Eigentlich würde ich jetzt das Gespräch mit anderen Gästen suchen, wie ich es im Dezember traditionell unternehme, um allen dieselbe Frage zu stellen, jährlich eine andere. Da dies bekanntlich in diesem Dezember nicht möglich ist, wir aber in Zeiten hoher Technisierung leben, greife ich auf das Internet zurück, wie so viele seit Anbeginn der Pandemie. Ich erinnere mich, wem ich in diesem Jahr im Riptide begegnete, geplant und ungeplant, und von wem ich elektronische Kontaktdaten habe, und schreibe sie alle einzeln an, mit der Erläuterung meines Vorhabens und der Bitte, etwas dazu zu verfassen und mir zukommen zu lassen.
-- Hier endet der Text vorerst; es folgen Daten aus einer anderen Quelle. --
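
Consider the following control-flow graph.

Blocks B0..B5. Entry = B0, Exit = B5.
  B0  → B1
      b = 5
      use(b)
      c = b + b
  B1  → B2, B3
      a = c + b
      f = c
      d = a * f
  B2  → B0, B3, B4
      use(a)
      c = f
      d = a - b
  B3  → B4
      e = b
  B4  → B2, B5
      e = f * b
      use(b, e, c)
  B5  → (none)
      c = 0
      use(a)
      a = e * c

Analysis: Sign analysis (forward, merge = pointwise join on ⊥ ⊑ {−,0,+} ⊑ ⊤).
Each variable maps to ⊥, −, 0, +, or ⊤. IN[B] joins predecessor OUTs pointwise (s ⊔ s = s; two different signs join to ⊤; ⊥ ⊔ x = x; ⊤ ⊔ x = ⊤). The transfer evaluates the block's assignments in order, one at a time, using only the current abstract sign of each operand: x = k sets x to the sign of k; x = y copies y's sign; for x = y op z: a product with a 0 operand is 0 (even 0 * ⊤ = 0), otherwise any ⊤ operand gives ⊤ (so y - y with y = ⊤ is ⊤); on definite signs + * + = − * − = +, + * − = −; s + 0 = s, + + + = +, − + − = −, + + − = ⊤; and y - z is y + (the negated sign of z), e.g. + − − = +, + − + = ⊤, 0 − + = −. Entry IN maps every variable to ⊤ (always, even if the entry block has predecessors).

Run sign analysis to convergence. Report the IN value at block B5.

Fixpoint table:
  B0:  IN=(all ⊤)  OUT={b:+, c:+; rest ⊤}
  B1:  IN={b:+, c:+; rest ⊤}  OUT={a:+, b:+, c:+, d:+, f:+; rest ⊤}
  B2:  IN={a:+, b:+, c:+, f:+; rest ⊤}  OUT={a:+, b:+, c:+, f:+; rest ⊤}
  B3:  IN={a:+, b:+, c:+, f:+; rest ⊤}  OUT={a:+, b:+, c:+, e:+, f:+; rest ⊤}
  B4:  IN={a:+, b:+, c:+, f:+; rest ⊤}  OUT={a:+, b:+, c:+, e:+, f:+; rest ⊤}
  B5:  IN={a:+, b:+, c:+, e:+, f:+; rest ⊤}  OUT={a:0, b:+, c:0, e:+, f:+; rest ⊤}

Merge at B5: IN[B5] = OUT[B4] = {a: +, b: +, c: +, d: ⊤, e: +, f: +}

Answer: {a: +, b: +, c: +, d: ⊤, e: +, f: +}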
Meine Absicht ist dabei etwas zweischneidig: Mir ist bewusst, dass wir in Zeiten einer lebensbedrohlichen Pandemie leben, mir liegt es fern, das Leid Infizierter oder Angehöriger kleinzureden. Mein Anliegen ist es, Mut zu machen, zu ermuntern, den Blick auf das Gute zu richten. Deshalb stelle ich allen Angeschriebenen meine Frage:

Was war 2020 für Dich trotzdem gut, welches Positive wäre Dir ansonsten vielleicht nicht möglich gewesen?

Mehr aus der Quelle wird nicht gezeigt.